Beratnya Konsekuensi Menggauli Istri Saat Puasa Ramadhan: Dosa Besar dan Kewajiban Membayar Kafarah

Kamis 20 Mar 2025, 11:46 WIB
Habib Muhammad Muthohar mengungkapkan salah satu pelanggaran berat yang wajib dihindari jima’ di siang hari ketika sedang berpuasa. Tindakan ini tidak hanya membatalkan puasa, dan wajib membayar kafarah. (Sumber: YouTube Channel NU Online)

Habib Muhammad Muthohar mengungkapkan salah satu pelanggaran berat yang wajib dihindari jima’ di siang hari ketika sedang berpuasa. Tindakan ini tidak hanya membatalkan puasa, dan wajib membayar kafarah. (Sumber: YouTube Channel NU Online)

Penjelasan tentang kafarah ini juga didasarkan pada kisah nyata seorang sahabat di zaman Rasulullah ﷺ. Dikisahkan dalam sebuah hadis shahih, seorang sahabat datang kepada Nabi Muhammad ﷺ karena telah melakukan jima’ di siang hari bulan Ramadhan.

Dari Abu Hurairah radhiyallahu 'anhu, beliau berkata:

"Ketika kami sedang duduk bersama Nabi ﷺ, tiba-tiba datang seorang laki-laki dan berkata, 'Wahai Rasulullah, aku telah binasa!' Rasulullah bertanya, 'Apa yang membuatmu binasa?' Dia menjawab, 'Aku menggauli istriku di siang hari bulan Ramadhan.' Rasulullah bersabda, 'Apakah engkau memiliki budak yang bisa engkau merdekakan?' Dia menjawab, 'Tidak.' Nabi bertanya lagi, 'Apakah engkau mampu berpuasa dua bulan berturut-turut?' Dia menjawab, 'Tidak.' Rasulullah bertanya, 'Apakah engkau mampu memberi makan enam puluh orang miskin?' Dia menjawab, 'Tidak.'" (HR. Bukhari no. 1936 dan Muslim no. 1111).

Hadis ini menjadi dasar utama kewajiban kafarah bagi siapa pun yang melakukan hubungan badan di siang hari bulan Ramadhan.

Siapa yang Wajib Membayar Kafarah?

Menurut penjelasan Habib Muhammad Muthohar, kewajiban kafarah atas pelanggaran jima’ ini hanya diwajibkan kepada pihak laki-laki.

Adapun istri yang digauli tidak dibebani kafarah, kecuali jika ia melakukannya dengan sengaja, tanpa paksaan, dan dengan pemahaman hukum yang benar. Meskipun begitu, puasa istri tetap batal dan wajib diganti (qadha).

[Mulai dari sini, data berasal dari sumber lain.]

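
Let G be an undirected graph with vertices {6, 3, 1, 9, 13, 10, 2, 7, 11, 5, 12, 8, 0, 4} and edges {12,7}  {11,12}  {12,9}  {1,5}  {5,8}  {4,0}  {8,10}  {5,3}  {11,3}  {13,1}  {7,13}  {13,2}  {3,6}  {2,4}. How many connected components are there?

1

Starting from 0 we can reach 0, 1, 2, 3, 4, 5, 6, 7, 8, 9, 10, 11, 12, 13. That is one component of size 14.
Total: 1 component.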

Beliau juga menegaskan bahwa kewajiban kafarah ini hanya berlaku di bulan Ramadhan. Jika seseorang melakukan jima’ di luar bulan Ramadhan, misalnya saat mengqadha puasa Ramadhan, maka tidak ada kewajiban kafarah, melainkan cukup mengganti puasanya (qadha) saja.

Urutan Pembayaran Kafarah yang Harus Dipenuhi

Dalam ceramahnya, Habib Muhammad Muthohar memaparkan bahwa kafarah tidak bisa dipilih secara sembarangan, tetapi harus dijalankan secara berurutan (tertib). Berikut ini tata cara pembayaran kafarah sesuai syariat Islam:

Memerdekakan Seorang Budak

Pilihan pertama adalah membebaskan seorang budak yang sehat dan bebas dari cacat. Namun, karena di zaman sekarang hampir tidak ada perbudakan, maka opsi ini sangat sulit dilaksanakan.

Berpuasa Dua Bulan Berturut-turut

Jika tidak mampu memerdekakan budak, maka pilihan berikutnya adalah berpuasa selama dua bulan penuh secara berturut-turut (60 hari). Jika di tengah jalan puasanya terputus tanpa uzur syar'i, maka hitungan puasanya harus diulang dari awal.

Memberi Makan 60 Orang Miskin

Jika pelaku tidak mampu berpuasa dua bulan berturut-turut karena alasan kesehatan atau faktor lainnya, maka ia wajib memberikan makan kepada 60 orang miskin.

Setiap orang miskin diberi makanan pokok sebanyak satu mud, setara dengan kurang lebih 0,6 hingga 0,7 kilogram beras atau makanan pokok lain sesuai kebiasaan masyarakat setempat.